If you were breaking down the dial-up process, you might look at it as two distinct parts: the dialing of the AOL number, and then a series of negotiation sounds all designed to ensure that the modem was legit and speaking the correct language. Once the system on the other side of the connection was satisfied, you’d be connected and soon hear, “You’ve got mail.”
That mail system was also an integral part of AOL. There was no Gmail, and far fewer people were using online mail systems from Yahoo or even Microsoft (I should add that these days, having a @hotmail.com mail account is akin, for some, to having an @AOL.com mail account).
Dial-up started its rapid decline in the late 1990s as cable companies introduced broadband over coaxial cable. Instead of knocking on the internet’s door with a phone call, broadband paved an open path to the digital realm. One day, we had the classic dial-up sound in my home, and the next day, we did not.
Dial-up continued to serve a purpose well into the first decade of the new millennium, and broadband took years to reach rural communities. In 2009, Netzero tried to bring dial-up back as an affordable alternative to pricey broadband. Imagine someone trying to sell consumers on the horse and buggy decades after the automobile had become ubiquitous. It was a terrible plan and, in my opinion, set back broadband reach a few years.

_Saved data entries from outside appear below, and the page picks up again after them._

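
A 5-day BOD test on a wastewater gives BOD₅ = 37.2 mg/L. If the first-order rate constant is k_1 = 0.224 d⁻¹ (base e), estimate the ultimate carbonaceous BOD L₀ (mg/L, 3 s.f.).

BOD₅ = L₀(1 − e^(−5k_1)) ⇒ L₀ = BOD₅ / (1 − e^(−5×0.224))
= 37.2 / (1 − 0.3263) = 37.2 / 0.6737 = 55.22 mg/L.

L₀ ≈ 55.2 mg/L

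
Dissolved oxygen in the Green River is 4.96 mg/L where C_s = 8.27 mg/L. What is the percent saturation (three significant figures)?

% saturation = C/C_s × 100 = 4.96/8.27 × 100 = 60.0 %.

60.0 % saturation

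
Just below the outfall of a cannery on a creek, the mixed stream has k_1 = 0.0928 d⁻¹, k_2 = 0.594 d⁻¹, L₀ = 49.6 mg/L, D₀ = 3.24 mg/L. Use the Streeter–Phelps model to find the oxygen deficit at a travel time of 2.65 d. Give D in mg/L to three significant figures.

D ≈ 5.95 mg/L

k_1 L₀/(k_2−k_1) = 0.0928×49.6/(0.594−0.0928) = 4.603/0.5012 = 9.184 mg/L.
e^(−k_1 t) = e^(−0.0928×2.650) = 0.7820; e^(−k_2 t) = e^(−0.594×2.650) = 0.2072.
D = 9.184 × (0.7820 − 0.2072) + 3.24 × 0.2072 = 5.279 + 0.6713 = 5.950 mg/L.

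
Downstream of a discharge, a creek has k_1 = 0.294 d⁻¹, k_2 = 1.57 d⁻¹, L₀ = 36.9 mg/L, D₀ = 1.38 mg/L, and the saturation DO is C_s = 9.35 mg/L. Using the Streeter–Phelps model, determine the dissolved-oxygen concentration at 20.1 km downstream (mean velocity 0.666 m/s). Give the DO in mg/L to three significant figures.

DO ≈ 5.79 mg/L

Travel time t = x/v = 20.1 km / (0.666 m/s) = 20100 m / 0.666 m/s = 30180 s = 0.3493 d.
k_1 L₀/(k_2−k_1) = 0.294×36.9/(1.57−0.294) = 10.85/1.276 = 8.502 mg/L.
e^(−k_1 t) = e^(−0.294×0.3493) = 0.9024; e^(−k_2 t) = e^(−1.57×0.3493) = 0.5779.
D = 8.502 × (0.9024 − 0.5779) + 1.38 × 0.5779 = 2.759 + 0.7975 = 3.557 mg/L.
DO = C_s − D = 9.35 − 3.557 = 5.793 mg/L.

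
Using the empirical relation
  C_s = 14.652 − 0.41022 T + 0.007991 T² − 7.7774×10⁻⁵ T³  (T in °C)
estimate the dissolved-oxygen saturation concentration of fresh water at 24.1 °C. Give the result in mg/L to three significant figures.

C_s ≈ 8.32 mg/L

C_s = 14.652 − 0.41022×24.1 + 0.007991×24.1² − 7.7774×10⁻⁵×24.1³ = 8.318 mg/L.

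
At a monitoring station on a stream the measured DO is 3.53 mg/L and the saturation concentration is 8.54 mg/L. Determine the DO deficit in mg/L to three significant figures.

D ≈ 5.01 mg/L

D = C_s − C = 8.54 − 3.53 = 5.01 mg/L.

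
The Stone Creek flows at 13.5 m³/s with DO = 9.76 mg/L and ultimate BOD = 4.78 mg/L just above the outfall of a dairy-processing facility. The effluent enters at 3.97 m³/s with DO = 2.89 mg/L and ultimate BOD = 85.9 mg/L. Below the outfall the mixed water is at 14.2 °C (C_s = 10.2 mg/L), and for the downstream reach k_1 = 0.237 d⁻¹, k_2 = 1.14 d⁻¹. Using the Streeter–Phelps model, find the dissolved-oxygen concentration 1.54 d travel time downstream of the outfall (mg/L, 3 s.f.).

DO ≈ 6.68 mg/L

Mixed DO = (13.5×9.76 + 3.97×2.89)/(13.5+3.97) = 143.2/17.47 = 8.199 mg/L.
Mixed L₀ = (13.5×4.78 + 3.97×85.9)/(17.47) = 405.6/17.47 = 23.21 mg/L.
Initial deficit D₀ = C_s − DO₀ = 10.2 − 8.199 = 2.001 mg/L.
D(1.54) = [0.237×23.21/(1.14−0.237)](e^(−0.237×1.54) − e^(−1.14×1.54)) + 2.001 e^(−1.14×1.54)
= 6.093 × (0.6942 − 0.1728) + 2.001 × 0.1728 = 3.523 mg/L.
DO = 10.2 − 3.523 = 6.677 mg/L.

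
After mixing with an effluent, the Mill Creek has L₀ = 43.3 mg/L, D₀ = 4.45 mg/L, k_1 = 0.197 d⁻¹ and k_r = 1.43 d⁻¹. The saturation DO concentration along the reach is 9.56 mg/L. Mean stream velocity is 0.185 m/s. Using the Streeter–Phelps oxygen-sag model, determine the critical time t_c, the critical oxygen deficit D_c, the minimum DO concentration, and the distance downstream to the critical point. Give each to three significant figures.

With k_r/k_1 = 7.259 and 1 − D₀(k_r−k_1)/(k_1 L₀) = 0.3568,
t_c = ln(7.259 × 0.3568) / (1.43 − 0.197) = ln(2.590) / 1.233 = 0.9516/1.233 = 0.7717 d.
D_c = (k_1/k_r) L₀ e^(−k_1 t_c) = (0.197/1.43) × 43.3 × e^(−0.197×0.7717) = 0.1378 × 43.3 × 0.8590 = 5.124 mg/L.
Minimum DO = C_s − D_c = 9.56 − 5.124 = 4.436 mg/L.
x_c = v t_c = 0.185 m/s × 0.7717 d × 86400 s/d = 12340 m ≈ 12.3 km.

t_c ≈ 0.772 d; D_c ≈ 5.12 mg/L; min DO ≈ 4.44 mg/L; x_c ≈ 12.3 km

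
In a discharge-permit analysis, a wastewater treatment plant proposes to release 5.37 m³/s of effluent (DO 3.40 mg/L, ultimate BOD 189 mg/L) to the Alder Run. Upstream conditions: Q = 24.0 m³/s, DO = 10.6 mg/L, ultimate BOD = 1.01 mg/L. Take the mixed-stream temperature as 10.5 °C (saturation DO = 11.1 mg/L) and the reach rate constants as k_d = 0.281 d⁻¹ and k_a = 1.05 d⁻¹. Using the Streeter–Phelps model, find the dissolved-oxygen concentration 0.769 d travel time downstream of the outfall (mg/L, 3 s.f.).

Mixed DO = (24.0×10.6 + 5.37×3.40)/(24.0+5.37) = 272.7/29.37 = 9.284 mg/L.
Mixed L₀ = (24.0×1.01 + 5.37×189)/(29.37) = 1039/29.37 = 35.38 mg/L.
Initial deficit D₀ = C_s − DO₀ = 11.1 − 9.284 = 1.816 mg/L.
D(0.769) = [0.281×35.38/(1.05−0.281)](e^(−0.281×0.769) − e^(−1.05×0.769)) + 1.816 e^(−1.05×0.769)
= 12.93 × (0.8057 − 0.4460) + 1.816 × 0.4460 = 5.460 mg/L.
DO = 11.1 − 5.460 = 5.640 mg/L.

DO ≈ 5.64 mg/L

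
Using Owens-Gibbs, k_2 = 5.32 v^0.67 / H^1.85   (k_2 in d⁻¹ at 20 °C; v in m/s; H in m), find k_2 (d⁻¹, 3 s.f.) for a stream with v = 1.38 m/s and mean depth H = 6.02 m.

k_2 = 5.32 × 1.38^0.67 / 6.02^1.85 = 5.32 × 1.241 / 27.69 = 0.2384 d⁻¹.

k_2 ≈ 0.238 d⁻¹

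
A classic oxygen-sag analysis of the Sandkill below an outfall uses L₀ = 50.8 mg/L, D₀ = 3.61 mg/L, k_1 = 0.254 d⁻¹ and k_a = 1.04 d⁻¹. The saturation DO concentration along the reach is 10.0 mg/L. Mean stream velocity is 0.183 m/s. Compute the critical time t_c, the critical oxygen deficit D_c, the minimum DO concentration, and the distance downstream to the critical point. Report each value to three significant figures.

t_c ≈ 1.48 d; D_c ≈ 8.52 mg/L; min DO ≈ 1.48 mg/L; x_c ≈ 23.4 km

At the critical point dD/dt = 0, so k_1 L₀ e^(−k_1 t) = k_a D. Substituting D(t) from the Streeter–Phelps equation and solving for t gives
t_c = ln[(k_a/k_1)(1 − D₀(k_a−k_1)/(k_1 L₀))] / (k_a−k_1).
Here k_a−k_1 = 0.7860 d⁻¹ and 1 − D₀(k_a−k_1)/(k_1 L₀) = 1 − 3.61×0.7860/(0.254×50.8) = 0.7801, so
t_c = ln(4.094 × 0.7801) / 0.7860 = 1.161 / 0.7860 = 1.477 d.
L(t_c) = L₀ e^(−k_1 t_c) = 50.8 × 0.6871 = 34.90 mg/L, and at the critical point k_a D_c = k_1 L, so D_c = (0.254/1.04) × 34.90 = 8.525 mg/L.
Minimum DO = C_s − D_c = 10.0 − 8.525 = 1.475 mg/L.
x_c = v t_c = 0.183 m/s × 1.477 d × 86400 s/d = 23360 m ≈ 23.4 km.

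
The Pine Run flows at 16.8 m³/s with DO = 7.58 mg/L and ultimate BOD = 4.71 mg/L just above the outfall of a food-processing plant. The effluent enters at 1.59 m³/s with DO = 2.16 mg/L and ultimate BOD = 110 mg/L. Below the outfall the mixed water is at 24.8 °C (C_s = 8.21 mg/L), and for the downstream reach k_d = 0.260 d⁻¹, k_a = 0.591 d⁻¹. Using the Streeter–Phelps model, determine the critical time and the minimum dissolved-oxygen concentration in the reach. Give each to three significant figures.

Mixed DO = (16.8×7.58 + 1.59×2.16)/(16.8+1.59) = 130.8/18.39 = 7.111 mg/L.
Mixed L₀ = (16.8×4.71 + 1.59×110)/(18.39) = 254.0/18.39 = 13.81 mg/L.
Initial deficit D₀ = C_s − DO₀ = 8.21 − 7.111 = 1.099 mg/L.
t_c = (1/0.3310) ln[(0.591/0.260)(1 − 1.099×0.3310/(0.260×13.81))] = 3.021 × ln(2.043) = 2.158 d.
D_c = (0.260/0.591) × 13.81 × e^(−0.260×2.158) = 0.4399 × 13.81 × 0.5706 = 3.467 mg/L.
Minimum DO = 8.21 − 3.467 = 4.743 mg/L.

t_c ≈ 2.16 d; minimum DO ≈ 4.74 mg/L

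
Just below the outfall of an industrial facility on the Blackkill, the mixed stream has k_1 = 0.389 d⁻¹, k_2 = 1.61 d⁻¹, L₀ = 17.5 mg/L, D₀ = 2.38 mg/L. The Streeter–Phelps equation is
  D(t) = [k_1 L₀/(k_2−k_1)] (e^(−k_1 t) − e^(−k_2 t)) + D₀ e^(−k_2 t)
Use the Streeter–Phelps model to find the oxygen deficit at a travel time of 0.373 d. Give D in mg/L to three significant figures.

k_1 L₀/(k_2−k_1) = 0.389×17.5/(1.61−0.389) = 6.808/1.221 = 5.575 mg/L.
e^(−k_1 t) = e^(−0.389×0.3730) = 0.8649; e^(−k_2 t) = e^(−1.61×0.3730) = 0.5485.
D = 5.575 × (0.8649 − 0.5485) + 2.38 × 0.5485 = 1.764 + 1.305 = 3.070 mg/L.

D ≈ 3.07 mg/L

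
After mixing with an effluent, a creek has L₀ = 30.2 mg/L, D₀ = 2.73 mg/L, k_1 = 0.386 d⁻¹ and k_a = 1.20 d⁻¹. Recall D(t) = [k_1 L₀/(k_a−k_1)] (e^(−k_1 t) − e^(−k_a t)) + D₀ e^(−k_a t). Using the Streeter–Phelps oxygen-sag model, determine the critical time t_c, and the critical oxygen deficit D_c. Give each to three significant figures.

At the critical point dD/dt = 0, so k_1 L₀ e^(−k_1 t) = k_a D. Substituting D(t) from the Streeter–Phelps equation and solving for t gives
t_c = ln[(k_a/k_1)(1 − D₀(k_a−k_1)/(k_1 L₀))] / (k_a−k_1).
Here k_a−k_1 = 0.8140 d⁻¹ and 1 − D₀(k_a−k_1)/(k_1 L₀) = 1 − 2.73×0.8140/(0.386×30.2) = 0.8094, so
t_c = ln(3.109 × 0.8094) / 0.8140 = 0.9227 / 0.8140 = 1.134 d.
L(t_c) = L₀ e^(−k_1 t_c) = 30.2 × 0.6456 = 19.50 mg/L, and at the critical point k_a D_c = k_1 L, so D_c = (0.386/1.20) × 19.50 = 6.272 mg/L.

t_c ≈ 1.13 d; D_c ≈ 6.27 mg/L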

Even so, by 2022 the number of people still using dial-up had dropped to 175,000. I’m sure the number today might equate to the population of a very small, one-street town in middle America. I hope AOL is at least supporting those who still can’t connect to cable or fiber.
It’s not like we didn’t see this coming. In recent years, other big companies with names that start with A have been turning their backs on dial-up technology.
My sadness is not ennui for a better time. It’s really just nostalgia for a digital snapshot, a moment when we had to make an effort to get connected and then wait, in anticipation, as the modem completed its digital handshake before opening the door to reveal the growing world of digital connections and information. I wonder if, perhaps, we appreciated the miracle of connection more for the effort that was involved.
We take it for granted now; and Gen Z, in particular, surely has no idea what it means to prime the pump of online before adding an Instagram post. But what if they did? What if, just once a year, we declared it ‘Dial-Up Day’ and you had to run a fake modem handshake before you could use your laptop or smartphone?
Ridiculous, I know, but the thought does make me smile.